Off the record, every suspicion you have about MSM being in the tank for O is true. We have a team of 4 people going thru dumpsters in Alaska and 4 in arizona. Not a single one looking into Acorn, Ayers or Freddiemae. Editor refuses to publish anything that would jeopardize election for O, and betting you dollars to donuts same is true at NYT, others. people cheer when CNN or NBC run another Palin-mocking but raising any reasonable inquiry into obama is derided or flat out ignored. The fix is in, and its working.

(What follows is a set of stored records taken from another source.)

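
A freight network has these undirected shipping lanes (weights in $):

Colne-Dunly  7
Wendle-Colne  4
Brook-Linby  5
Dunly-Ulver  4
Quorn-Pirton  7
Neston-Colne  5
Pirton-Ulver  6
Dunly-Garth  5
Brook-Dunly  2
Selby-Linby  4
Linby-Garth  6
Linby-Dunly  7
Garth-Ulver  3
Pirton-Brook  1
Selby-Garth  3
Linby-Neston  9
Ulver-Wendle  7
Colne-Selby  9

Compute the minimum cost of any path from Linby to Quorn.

$13

Settle nodes by increasing distance from Linby:
Linby: 0
Selby: 4  (via Linby)
Brook: 5  (via Linby)
Garth: 6  (via Linby)
Pirton: 6  (via Brook)
Dunly: 7  (via Linby)
Neston: 9  (via Linby)
Ulver: 9  (via Garth)
Quorn: 13  (via Pirton)
Shortest route: Linby–Brook–Pirton–Quorn = $13.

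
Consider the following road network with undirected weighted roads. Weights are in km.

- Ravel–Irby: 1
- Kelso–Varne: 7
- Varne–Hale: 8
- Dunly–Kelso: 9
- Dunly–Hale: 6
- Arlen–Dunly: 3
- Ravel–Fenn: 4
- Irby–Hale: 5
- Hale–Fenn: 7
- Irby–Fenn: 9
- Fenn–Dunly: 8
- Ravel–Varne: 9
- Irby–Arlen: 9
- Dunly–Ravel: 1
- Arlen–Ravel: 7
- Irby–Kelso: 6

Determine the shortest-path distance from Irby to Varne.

10 km

Enumerating some paths:
Irby → Ravel → Varne: 1+9 = 10
Irby → Hale → Varne: 5+8 = 13
The minimum is 10 km via Irby → Ravel → Varne.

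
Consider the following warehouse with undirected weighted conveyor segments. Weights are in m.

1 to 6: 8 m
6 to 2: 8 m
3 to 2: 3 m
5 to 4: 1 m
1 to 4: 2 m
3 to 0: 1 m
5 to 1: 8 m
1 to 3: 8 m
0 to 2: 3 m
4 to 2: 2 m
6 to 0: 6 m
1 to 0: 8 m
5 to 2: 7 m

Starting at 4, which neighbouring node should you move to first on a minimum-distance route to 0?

2

Compare a few routes:
4–2–0: 2+3 = 5
4–2–3–0: 2+3+1 = 6
Cheapest is 4–2–0 at 5 m.
So from 4 the first move is to 2.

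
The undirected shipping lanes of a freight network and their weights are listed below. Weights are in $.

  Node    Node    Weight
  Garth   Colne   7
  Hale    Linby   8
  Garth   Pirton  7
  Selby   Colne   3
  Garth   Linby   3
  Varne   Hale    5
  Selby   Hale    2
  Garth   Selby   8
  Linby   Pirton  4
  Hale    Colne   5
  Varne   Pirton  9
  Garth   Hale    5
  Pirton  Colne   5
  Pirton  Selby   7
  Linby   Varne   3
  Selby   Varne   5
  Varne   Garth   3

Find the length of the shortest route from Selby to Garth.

$7

Candidate routes:
Selby–Garth: 8 = 8
Selby–Hale–Garth: 2+5 = 7
Cheapest is Selby–Hale–Garth at $7.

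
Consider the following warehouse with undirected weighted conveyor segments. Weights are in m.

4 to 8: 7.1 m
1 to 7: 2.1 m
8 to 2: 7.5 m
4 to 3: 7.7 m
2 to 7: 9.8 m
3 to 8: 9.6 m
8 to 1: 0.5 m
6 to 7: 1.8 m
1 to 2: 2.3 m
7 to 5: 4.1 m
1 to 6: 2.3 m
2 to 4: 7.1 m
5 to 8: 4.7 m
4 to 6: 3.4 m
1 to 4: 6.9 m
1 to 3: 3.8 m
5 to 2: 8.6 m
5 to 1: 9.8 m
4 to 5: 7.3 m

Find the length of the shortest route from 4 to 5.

7.3 m

Enumerating some paths:
4–5: 7.3 = 7.3
4–6–7–5: 3.4+1.8+4.1 = 9.3
Cheapest is 4–5 at 7.3 m.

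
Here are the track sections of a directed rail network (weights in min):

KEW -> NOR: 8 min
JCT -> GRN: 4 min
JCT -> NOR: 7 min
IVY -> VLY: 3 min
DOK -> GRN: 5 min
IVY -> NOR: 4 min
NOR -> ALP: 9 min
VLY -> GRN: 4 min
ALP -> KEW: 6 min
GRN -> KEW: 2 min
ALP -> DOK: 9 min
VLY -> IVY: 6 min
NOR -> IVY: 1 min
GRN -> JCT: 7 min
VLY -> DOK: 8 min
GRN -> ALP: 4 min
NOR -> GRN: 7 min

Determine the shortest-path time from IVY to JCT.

14 min

Candidate routes:
IVY → VLY → DOK → GRN → JCT: 3+8+5+7 = 23
IVY → VLY → GRN → JCT: 3+4+7 = 14
IVY → NOR → GRN → JCT: 4+7+7 = 18
IVY → NOR → ALP → DOK → GRN → JCT: 4+9+9+5+7 = 34
The minimum is 14 min via IVY → VLY → GRN → JCT.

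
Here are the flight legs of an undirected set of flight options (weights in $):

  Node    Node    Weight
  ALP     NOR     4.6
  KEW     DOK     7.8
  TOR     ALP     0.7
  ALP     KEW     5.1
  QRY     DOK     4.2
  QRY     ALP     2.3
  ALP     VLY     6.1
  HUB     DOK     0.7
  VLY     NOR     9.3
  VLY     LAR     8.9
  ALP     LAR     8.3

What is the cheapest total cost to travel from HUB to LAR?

$15.5

Candidate routes:
HUB–DOK–QRY–ALP–LAR: 0.7+4.2+2.3+8.3 = 15.5
HUB–DOK–KEW–ALP–VLY–LAR: 0.7+7.8+5.1+6.1+8.9 = 28.6
HUB–DOK–KEW–ALP–LAR: 0.7+7.8+5.1+8.3 = 21.9
HUB–DOK–QRY–ALP–VLY–LAR: 0.7+4.2+2.3+6.1+8.9 = 22.2
Cheapest is HUB–DOK–QRY–ALP–LAR at $15.5.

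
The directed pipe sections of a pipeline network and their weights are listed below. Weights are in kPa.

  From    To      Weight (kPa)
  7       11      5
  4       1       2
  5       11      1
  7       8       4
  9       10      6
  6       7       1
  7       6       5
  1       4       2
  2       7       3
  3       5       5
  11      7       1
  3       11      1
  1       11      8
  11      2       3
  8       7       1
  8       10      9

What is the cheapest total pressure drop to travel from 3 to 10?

Candidate routes:
3 - 11 - 7 - 8 - 10: 1+1+4+9 = 15
3 - 5 - 11 - 7 - 8 - 10: 5+1+1+4+9 = 20
3 - 11 - 2 - 7 - 8 - 10: 1+3+3+4+9 = 20
Cheapest is 3 - 11 - 7 - 8 - 10 at 15 kPa.

15 kPa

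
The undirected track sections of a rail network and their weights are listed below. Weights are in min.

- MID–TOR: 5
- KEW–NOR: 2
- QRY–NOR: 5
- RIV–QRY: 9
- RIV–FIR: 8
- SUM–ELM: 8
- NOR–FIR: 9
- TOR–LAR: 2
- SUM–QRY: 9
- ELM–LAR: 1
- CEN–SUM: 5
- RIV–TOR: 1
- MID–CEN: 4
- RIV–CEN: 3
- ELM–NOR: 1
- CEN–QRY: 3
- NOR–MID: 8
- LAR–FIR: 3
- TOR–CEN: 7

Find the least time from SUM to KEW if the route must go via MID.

Shortest SUM→MID: SUM → CEN → MID = 9
Shortest MID→KEW: MID → NOR → KEW = 10
Total via MID: 9 + 10 = 19 min.

19 min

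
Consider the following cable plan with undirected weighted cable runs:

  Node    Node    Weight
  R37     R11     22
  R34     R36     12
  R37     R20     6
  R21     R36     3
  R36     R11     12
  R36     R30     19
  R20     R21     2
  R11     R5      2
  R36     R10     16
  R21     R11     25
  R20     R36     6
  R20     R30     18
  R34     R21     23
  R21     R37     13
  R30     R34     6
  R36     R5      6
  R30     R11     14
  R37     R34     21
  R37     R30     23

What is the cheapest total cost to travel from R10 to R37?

27

Shortest distances from R10:
R10: 0
R36: 16  (via R10)
R21: 19  (via R36)
R20: 21  (via R21)
R5: 22  (via R36)
R11: 24  (via R5)
R37: 27  (via R20)
Shortest route: R10 → R36 → R21 → R20 → R37 = 27.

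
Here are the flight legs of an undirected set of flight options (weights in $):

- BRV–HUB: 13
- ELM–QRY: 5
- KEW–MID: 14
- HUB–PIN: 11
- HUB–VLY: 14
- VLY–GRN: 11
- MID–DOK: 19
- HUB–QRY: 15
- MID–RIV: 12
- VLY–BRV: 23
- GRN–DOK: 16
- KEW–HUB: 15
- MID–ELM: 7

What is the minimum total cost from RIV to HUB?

Enumerating some paths:
RIV → MID → ELM → QRY → HUB: 12+7+5+15 = 39
RIV → MID → KEW → HUB: 12+14+15 = 41
The minimum is $39 via RIV → MID → ELM → QRY → HUB.

$39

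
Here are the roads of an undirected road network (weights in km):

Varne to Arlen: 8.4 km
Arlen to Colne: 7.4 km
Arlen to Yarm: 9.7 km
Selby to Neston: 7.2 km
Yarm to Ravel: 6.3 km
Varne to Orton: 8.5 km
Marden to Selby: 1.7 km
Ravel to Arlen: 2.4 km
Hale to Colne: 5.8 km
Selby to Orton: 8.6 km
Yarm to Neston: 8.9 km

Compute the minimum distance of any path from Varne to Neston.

24.3 km

Candidate routes:
Varne–Orton–Selby–Neston: 8.5+8.6+7.2 = 24.3
Varne–Arlen–Yarm–Neston: 8.4+9.7+8.9 = 27
Varne–Arlen–Ravel–Yarm–Neston: 8.4+2.4+6.3+8.9 = 26
Cheapest is Varne–Orton–Selby–Neston at 24.3 km.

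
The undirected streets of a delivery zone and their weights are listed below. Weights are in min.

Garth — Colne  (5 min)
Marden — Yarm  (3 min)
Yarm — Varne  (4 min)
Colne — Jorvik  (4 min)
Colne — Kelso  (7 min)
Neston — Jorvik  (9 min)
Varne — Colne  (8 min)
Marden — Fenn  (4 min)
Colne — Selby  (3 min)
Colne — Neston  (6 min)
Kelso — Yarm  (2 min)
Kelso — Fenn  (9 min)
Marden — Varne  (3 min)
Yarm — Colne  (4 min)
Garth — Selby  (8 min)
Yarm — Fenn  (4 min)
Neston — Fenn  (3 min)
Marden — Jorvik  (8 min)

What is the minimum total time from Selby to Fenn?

11 min

Compare a few routes:
Selby → Colne → Yarm → Fenn: 3+4+4 = 11
Selby → Colne → Neston → Fenn: 3+6+3 = 12
The minimum is 11 min via Selby → Colne → Yarm → Fenn.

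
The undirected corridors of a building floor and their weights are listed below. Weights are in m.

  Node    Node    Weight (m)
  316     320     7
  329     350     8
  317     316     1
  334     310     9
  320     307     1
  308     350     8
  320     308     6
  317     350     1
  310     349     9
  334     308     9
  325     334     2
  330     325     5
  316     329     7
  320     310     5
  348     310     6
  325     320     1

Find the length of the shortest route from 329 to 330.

Running Dijkstra from 329:
329: 0
316: 7  (via 329)
317: 8  (via 316)
350: 8  (via 329)
320: 14  (via 316)
307: 15  (via 320)
325: 15  (via 320)
308: 16  (via 350)
334: 17  (via 325)
310: 19  (via 320)
330: 20  (via 325)
Shortest route: 329 → 316 → 320 → 325 → 330 = 20 m.

20 m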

America today has a partisan press favoring the Democratic Party. In its conclusion a review of press bias in recent American history, the Colorado Springs Gazette notes:

The pretense of objectivity, long a part of our country's Fourth Estate, has been sacrificed at the altar of Obama. A majority of mainstream journalists have given up on the illusion of objectivity. They want the Democrats to win, they don't have the time or energy for fairness, and they'll give their professional lives for the cause if necessary. And that's OK. The genie has emerged from the bottle and she's never going back. At least Americans see her and know her better than ever.
Lefty commentators reponsing to this will tote-up numerous examples of how the press has been "unfair" to Obama, but one or two anomolous examples of critical reporting can't shake loose the fact that the mass media has abandoned its role as a non-partisan watchdog for the public good.

This is a shame not just for citizens hungering for balanced news on the state of the nation, but for the survival of Democratic legitimacy as well.